However, since 2008, he literally felt in love with Latin sounds and began a journey through South American music trying to discover and rediscover the protagonists of genres like champeta and cumbia. First of all though his heart began to beat for the vibrant textures of Peruvian chicha, which he honoured, a few months ago, with an EP, 4 Chichas From The Piedmont, recorded with his band Dialect Trio.

In his latest work, titled The Fall Line, Mansfield puts together all the influences which have shaped his musical taste, creating a link between Latin America and the south-eastern United States. He revives all the cadenced sonic feelings he collected from Peru, Colombia and Central America and transposes them in a rarefied electronic scenery built on upbeat dub, manipulating and twisting the sounds with a broad spectrum of effects.

The Fall Line is an album which easily falls under the nu-cumbia definition – digital and traditional go side by side to create an interesting mix between new and old references. Unlike much nu-cumbia that emphasis excitement and dancing drive, the record opts for a more low-key and buoyant mood, enriched and fortified by multi-faceted arrangements that give unpredictability to the opera.
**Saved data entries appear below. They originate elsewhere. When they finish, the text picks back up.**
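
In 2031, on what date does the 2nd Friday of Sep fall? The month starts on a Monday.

Sep 12, 2031

Sep 2031 begins on a Monday, so the first Friday is Sep 5 (4 days later).
The 2nd Friday is 1 weeks later: 5 + 7 = 12.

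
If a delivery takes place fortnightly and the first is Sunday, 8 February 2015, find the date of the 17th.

20 September 2015

The 17th occurrence is 16 intervals after the first: 16 × 14 = 224 days after 8 February 2015.
February has 28 days — 20 days to the end of February leaves 204.
March has 31 days (173 left).
April has 30 days (143 left).
May has 31 days (112 left).
June has 30 days (82 left).
July has 31 days (51 left).
August has 31 days (20 left).
20 days into September → 20 September 2015.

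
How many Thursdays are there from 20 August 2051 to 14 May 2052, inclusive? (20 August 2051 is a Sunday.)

38

20 August 2051 is a Sunday; the first Thursday on or after it is 24 August 2051 (4 days later).
From 24 August 2051 to 14 May 2052: 7 + 30 + 31 + 30 + 31 + 31 + 29 + 31 + 30 + 14 = 264 days (rest of August, September, October, November, December, January, February, March, April, May).
264 ÷ 7 = 37 full weeks with remainder 5, so 37 more Thursdays after the first → 38.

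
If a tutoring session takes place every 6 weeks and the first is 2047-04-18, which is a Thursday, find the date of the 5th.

2047-10-03

The 5th occurrence is 4 intervals after the first: 4 × 42 = 168 days after 2047-04-18.
April has 30 days — 12 days to the end of April leaves 156.
May has 31 days (125 left).
June has 30 days (95 left).
July has 31 days (64 left).
August has 31 days (33 left).
September has 30 days (3 left).
3 days into October → 2047-10-03.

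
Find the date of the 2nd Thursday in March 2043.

March 2043 begins on a Sunday, so the first Thursday is March 5 (4 days later).
The 2nd Thursday is 1 weeks later: 5 + 7 = 12.

March 12, 2043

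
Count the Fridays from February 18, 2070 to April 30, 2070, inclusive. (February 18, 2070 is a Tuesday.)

10

February 18, 2070 is a Tuesday; the first Friday on or after it is February 21, 2070 (3 days later).
From February 21, 2070 to April 30, 2070: 7 + 31 + 30 = 68 days (rest of February, March, April).
68 ÷ 7 = 9 full weeks with remainder 5, so 9 more Fridays after the first → 10.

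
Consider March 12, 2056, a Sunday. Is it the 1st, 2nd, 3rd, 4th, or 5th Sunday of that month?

Day 12 falls in week ⌈12/7⌉ of the month.
Days 1–7 hold the 1st Sunday, 8–14 the 2nd, 15–21 the 3rd, 22–28 the 4th, 29–31 the 5th.
12 is in the range for the 2nd.

2nd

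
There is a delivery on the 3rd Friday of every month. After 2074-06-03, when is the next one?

June 2074 starts on a Friday; its first Friday is the 1st, so the 3rd Friday is the 15th — 2074-06-15.
2074-06-15 is after 2074-06-03, so that is the next one.

2074-06-15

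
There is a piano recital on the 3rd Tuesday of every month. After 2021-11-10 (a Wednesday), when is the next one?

2021-11-16

November 2021 starts on a Monday; its first Tuesday is the 2nd, so the 3rd Tuesday is the 16th — 2021-11-16.
2021-11-16 is after 2021-11-10, so that is the next one.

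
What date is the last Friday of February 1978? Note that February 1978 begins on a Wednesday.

24 February 1978

February 1978 begins on a Wednesday, so the first Friday is February 3 (2 days later).
February 1978 has 28 days. Adding weeks: 3, 10, 17, 24 — the last one ≤ 28 is the 24th.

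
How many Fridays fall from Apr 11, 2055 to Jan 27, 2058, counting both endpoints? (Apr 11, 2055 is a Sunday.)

Apr 11, 2055 is a Sunday; the first Friday on or after it is Apr 16, 2055 (5 days later).
From Apr 16, 2055 to Jan 27, 2058: 259 + 366 + 365 + 27 = 1017 days (rest of 2055, 2056, 2057, to Jan 27, 2058 in 2058).
1017 ÷ 7 = 145 full weeks with remainder 2, so 145 more Fridays after the first → 146.

146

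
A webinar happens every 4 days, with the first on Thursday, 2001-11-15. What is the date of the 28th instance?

2002-03-03

The 28th occurrence is 27 intervals after the first: 27 × 4 = 108 days after 2001-11-15.
November has 30 days — 15 days to the end of November leaves 93.
December has 31 days (62 left).
January has 31 days (31 left).
February has 28 days (3 left).
3 days into March → 2002-03-03.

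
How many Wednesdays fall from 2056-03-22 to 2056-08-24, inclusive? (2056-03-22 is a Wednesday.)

2056-03-22 is a Wednesday; the first Wednesday on or after it is 2056-03-22.
From 2056-03-22 to 2056-08-24: 9 + 30 + 31 + 30 + 31 + 24 = 155 days (rest of March, April, May, June, July, August).
155 ÷ 7 = 22 full weeks with remainder 1, so 22 more Wednesdays after the first → 23.

23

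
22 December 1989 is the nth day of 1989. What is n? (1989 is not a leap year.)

356

Days in months before December: 31 + 28 + 31 + 30 + 31 + 30 + 31 + 31 + 30 + 31 + 30 = 334.
Plus 22 days into December → day 356.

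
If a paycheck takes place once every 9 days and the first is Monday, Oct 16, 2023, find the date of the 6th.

Nov 30, 2023

The 6th occurrence is 5 intervals after the first: 5 × 9 = 45 days after Oct 16, 2023.
Oct has 31 days — 15 days to the end of Oct leaves 30.
30 days into Nov → Nov 30, 2023.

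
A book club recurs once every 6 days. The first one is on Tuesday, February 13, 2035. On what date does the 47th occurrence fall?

The 47th occurrence is 46 intervals after the first: 46 × 6 = 276 days after February 13, 2035.
February has 28 days — 15 days to the end of February leaves 261.
March has 31 days (230 left).
April has 30 days (200 left).
May has 31 days (169 left).
June has 30 days (139 left).
July has 31 days (108 left).
August has 31 days (77 left).
September has 30 days (47 left).
October has 31 days (16 left).
16 days into November → November 16, 2035.

November 16, 2035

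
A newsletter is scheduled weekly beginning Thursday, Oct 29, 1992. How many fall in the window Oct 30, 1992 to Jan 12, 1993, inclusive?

10

Occurrences land 7·i days after Oct 29, 1992 for i = 0, 1, 2, …
Oct 30, 1992 is 1 day after the start; 1 ÷ 7 = 0 remainder 1; since the remainder is 1, round up to i = 1. First occurrence in the window: #2 on Nov 5, 1992 (1×7 = 7 days in).
Jan 12, 1993 is 75 days after the start; 75 ÷ 7 = 10 remainder 5. Last occurrence in the window: #11 on Jan 7, 1993.
Occurrences #2 through #11: 10 in total.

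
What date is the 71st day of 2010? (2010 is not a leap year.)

Mar 12, 2010

Jan has 31 days (71 − 31 = 40 remain).
Feb has 28 days (40 − 28 = 12 remain).
12 into Mar → Mar 12.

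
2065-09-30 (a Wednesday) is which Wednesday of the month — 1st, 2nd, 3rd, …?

5th

Day 30 falls in week ⌈30/7⌉ of the month.
Days 1–7 hold the 1st Wednesday, 8–14 the 2nd, 15–21 the 3rd, 22–28 the 4th, 29–31 the 5th.
30 is in the range for the 5th.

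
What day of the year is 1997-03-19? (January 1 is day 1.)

78

Days in months before March: 31 + 28 = 59.
Plus 19 days into March → day 78.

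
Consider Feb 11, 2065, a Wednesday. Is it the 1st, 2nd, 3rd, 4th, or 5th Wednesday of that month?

Day 11 falls in week ⌈11/7⌉ of the month.
Days 1–7 hold the 1st Wednesday, 8–14 the 2nd, 15–21 the 3rd, 22–28 the 4th, 29–31 the 5th.
11 is in the range for the 2nd.

2nd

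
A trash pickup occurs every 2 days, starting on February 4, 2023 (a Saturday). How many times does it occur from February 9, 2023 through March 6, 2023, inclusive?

Occurrences land 2·i days after February 4, 2023 for i = 0, 1, 2, …
February 9, 2023 is 5 days after the start; 5 ÷ 2 = 2 remainder 1; since the remainder is 1, round up to i = 3. First occurrence in the window: #4 on February 10, 2023 (3×2 = 6 days in).
March 6, 2023 is 30 days after the start; 30 ÷ 2 = 15 remainder 0. Last occurrence in the window: #16 on March 6, 2023.
Occurrences #4 through #16: 13 in total.

13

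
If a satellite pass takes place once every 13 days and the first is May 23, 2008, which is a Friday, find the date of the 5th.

Jul 14, 2008

The 5th occurrence is 4 intervals after the first: 4 × 13 = 52 days after May 23, 2008.
May has 31 days — 8 days to the end of May leaves 44.
Jun has 30 days (14 left).
14 days into Jul → Jul 14, 2008.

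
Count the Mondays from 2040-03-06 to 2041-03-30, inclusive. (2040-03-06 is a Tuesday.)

2040-03-06 is a Tuesday; the first Monday on or after it is 2040-03-12 (6 days later).
From 2040-03-12 to 2041-03-30: 294 + 89 = 383 days (rest of 2040, to 2041-03-30 in 2041).
383 ÷ 7 = 54 full weeks with remainder 5, so 54 more Mondays after the first → 55.

55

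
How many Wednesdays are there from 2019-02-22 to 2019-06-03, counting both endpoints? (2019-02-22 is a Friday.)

14

2019-02-22 is a Friday; the first Wednesday on or after it is 2019-02-27 (5 days later).
From 2019-02-27 to 2019-06-03: 1 + 31 + 30 + 31 + 3 = 96 days (rest of February, March, April, May, June).
96 ÷ 7 = 13 full weeks with remainder 5, so 13 more Wednesdays after the first → 14.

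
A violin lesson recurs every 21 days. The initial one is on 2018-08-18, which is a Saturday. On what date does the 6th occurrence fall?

The 6th occurrence is 5 intervals after the first: 5 × 21 = 105 days after 2018-08-18.
August has 31 days — 13 days to the end of August leaves 92.
September has 30 days (62 left).
October has 31 days (31 left).
November has 30 days (1 left).
1 day into December → 2018-12-01.

2018-12-01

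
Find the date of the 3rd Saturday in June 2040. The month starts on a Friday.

June 2040 begins on a Friday, so the first Saturday is June 2 (1 day later).
The 3rd Saturday is 2 weeks later: 2 + 14 = 16.

16 June 2040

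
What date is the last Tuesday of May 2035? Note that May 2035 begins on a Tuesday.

29 May 2035

May 2035 begins on a Tuesday, so the first Tuesday is May 1.
May 2035 has 31 days. Adding weeks: 1, 8, 15, 22, 29 — the last one ≤ 31 is the 29th.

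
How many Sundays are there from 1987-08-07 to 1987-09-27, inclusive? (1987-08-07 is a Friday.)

8

1987-08-07 is a Friday; the first Sunday on or after it is 1987-08-09 (2 days later).
From 1987-08-09 to 1987-09-27: 22 + 27 = 49 days (rest of August, September).
49 ÷ 7 = 7 full weeks with remainder 0, so 7 more Sundays after the first → 8.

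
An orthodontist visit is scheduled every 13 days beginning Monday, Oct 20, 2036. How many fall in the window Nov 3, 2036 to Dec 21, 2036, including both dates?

Occurrences land 13·i days after Oct 20, 2036 for i = 0, 1, 2, …
Nov 3, 2036 is 14 days after the start; 14 ÷ 13 = 1 remainder 1; since the remainder is 1, round up to i = 2. First occurrence in the window: #3 on Nov 15, 2036 (2×13 = 26 days in).
Dec 21, 2036 is 62 days after the start; 62 ÷ 13 = 4 remainder 10. Last occurrence in the window: #5 on Dec 11, 2036.
Occurrences #3 through #5: 3 in total.

3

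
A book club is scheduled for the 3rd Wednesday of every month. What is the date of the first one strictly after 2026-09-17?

2026-10-21

September 2026 starts on a Tuesday; its first Wednesday is the 2nd, so the 3rd Wednesday is the 16th — 2026-09-16.
That is not after 2026-09-17, so look at October 2026.
October 2026 starts on a Thursday; its first Wednesday is the 7th, so the 3rd Wednesday is the 21st — 2026-10-21.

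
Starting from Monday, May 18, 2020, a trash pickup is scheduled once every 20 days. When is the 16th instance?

Mar 14, 2021

The 16th occurrence is 15 intervals after the first: 15 × 20 = 300 days after May 18, 2020.
May has 31 days — 13 days to the end of May leaves 287.
Jun has 30 days (257 left).
Jul has 31 days (226 left).
Aug has 31 days (195 left).
Sep has 30 days (165 left).
Oct has 31 days (134 left).
Nov has 30 days (104 left).
Dec has 31 days (73 left).
Jan has 31 days (42 left).
Feb has 28 days (14 left).
14 days into Mar → Mar 14, 2021.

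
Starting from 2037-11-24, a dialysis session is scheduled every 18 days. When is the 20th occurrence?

The 20th occurrence is 19 intervals after the first: 19 × 18 = 342 days after 2037-11-24.
November has 30 days — 6 days to the end of November leaves 336.
December has 31 days (305 left).
January has 31 days (274 left).
February has 28 days (246 left).
March has 31 days (215 left).
April has 30 days (185 left).
May has 31 days (154 left).
June has 30 days (124 left).
July has 31 days (93 left).
August has 31 days (62 left).
September has 30 days (32 left).
October has 31 days (1 left).
1 day into November → 2038-11-01.

2038-11-01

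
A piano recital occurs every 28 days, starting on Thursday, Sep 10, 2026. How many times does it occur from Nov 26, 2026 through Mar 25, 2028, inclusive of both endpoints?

18

Occurrences land 28·i days after Sep 10, 2026 for i = 0, 1, 2, …
Nov 26, 2026 is 77 days after the start; 77 ÷ 28 = 2 remainder 21; since the remainder is 21, round up to i = 3. First occurrence in the window: #4 on Dec 3, 2026 (3×28 = 84 days in).
Mar 25, 2028 is 562 days after the start; 562 ÷ 28 = 20 remainder 2. Last occurrence in the window: #21 on Mar 23, 2028.
Occurrences #4 through #21: 18 in total.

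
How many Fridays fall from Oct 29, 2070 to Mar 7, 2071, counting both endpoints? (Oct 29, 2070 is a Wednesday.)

Oct 29, 2070 is a Wednesday; the first Friday on or after it is Oct 31, 2070 (2 days later).
From Oct 31, 2070 to Mar 7, 2071: 0 + 30 + 31 + 31 + 28 + 7 = 127 days (rest of Oct, Nov, Dec, Jan, Feb, Mar).
127 ÷ 7 = 18 full weeks with remainder 1, so 18 more Fridays after the first → 19.

19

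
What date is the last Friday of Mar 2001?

The first Friday of Mar 2001 is Mar 2.
Mar 2001 has 31 days. Adding weeks: 2, 9, 16, 23, 30 — the last one ≤ 31 is the 30th.

Mar 30, 2001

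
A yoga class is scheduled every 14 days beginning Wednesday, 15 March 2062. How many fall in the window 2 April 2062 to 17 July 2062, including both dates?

7

Occurrences land 14·i days after 15 March 2062 for i = 0, 1, 2, …
2 April 2062 is 18 days after the start; 18 ÷ 14 = 1 remainder 4; since the remainder is 4, round up to i = 2. First occurrence in the window: #3 on 12 April 2062 (2×14 = 28 days in).
17 July 2062 is 124 days after the start; 124 ÷ 14 = 8 remainder 12. Last occurrence in the window: #9 on 5 July 2062.
Occurrences #3 through #9: 7 in total.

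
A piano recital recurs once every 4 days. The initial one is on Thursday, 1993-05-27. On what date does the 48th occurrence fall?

The 48th occurrence is 47 intervals after the first: 47 × 4 = 188 days after 1993-05-27.
May has 31 days — 4 days to the end of May leaves 184.
June has 30 days (154 left).
July has 31 days (123 left).
August has 31 days (92 left).
September has 30 days (62 left).
October has 31 days (31 left).
November has 30 days (1 left).
1 day into December → 1993-12-01.

1993-12-01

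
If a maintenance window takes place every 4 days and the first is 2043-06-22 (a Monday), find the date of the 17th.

2043-08-25

The 17th occurrence is 16 intervals after the first: 16 × 4 = 64 days after 2043-06-22.
June has 30 days — 8 days to the end of June leaves 56.
July has 31 days (25 left).
25 days into August → 2043-08-25.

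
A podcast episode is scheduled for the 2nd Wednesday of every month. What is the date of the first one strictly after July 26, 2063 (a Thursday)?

August 8, 2063

July 2063 starts on a Sunday; its first Wednesday is the 4th, so the 2nd Wednesday is the 11th — July 11, 2063.
That is not after July 26, 2063, so look at August 2063.
August 2063 starts on a Wednesday; its first Wednesday is the 1st, so the 2nd Wednesday is the 8th — August 8, 2063.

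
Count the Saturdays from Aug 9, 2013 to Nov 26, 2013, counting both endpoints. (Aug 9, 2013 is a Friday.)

Aug 9, 2013 is a Friday; the first Saturday on or after it is Aug 10, 2013 (1 day later).
From Aug 10, 2013 to Nov 26, 2013: 21 + 30 + 31 + 26 = 108 days (rest of Aug, Sep, Oct, Nov).
108 ÷ 7 = 15 full weeks with remainder 3, so 15 more Saturdays after the first → 16.

16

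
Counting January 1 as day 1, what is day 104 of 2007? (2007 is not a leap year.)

Apr 14, 2007

Jan has 31 days (104 − 31 = 73 remain).
Feb has 28 days (73 − 28 = 45 remain).
Mar has 31 days (45 − 31 = 14 remain).
14 into Apr → Apr 14.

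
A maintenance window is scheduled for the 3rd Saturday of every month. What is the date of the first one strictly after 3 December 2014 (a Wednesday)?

20 December 2014

December 2014 starts on a Monday; its first Saturday is the 6th, so the 3rd Saturday is the 20th — 20 December 2014.
20 December 2014 is after 3 December 2014, so that is the next one.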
Its most notable chapters are also the ones where the more popular and traditional accents show themselves in all their splendour. When Mansfield unearths the glory of chicha harmonies or the cumbia rhythm, as happens on “Tranquilo Giannini”, “Isolation” and “Royal Crown Cumbia”, he warps them with reverberations, echoes and synthetic ornaments, with enviably inspired and captivating results. These particular stylistic fusions give meaning and awareness to the tunes, which is often not the case in other moments of the record that are dedicated to a more empirical, if not airy-fairy, sonic exploration blending together styles that are too disparate.

The Fall Line can be considered an interesting experiment: an attempt done by this sonic architect to put into create a connection between far away scenes and distant sounds. As with any trial-and-error process there are highs and lows alternating along the album’s eight tracks.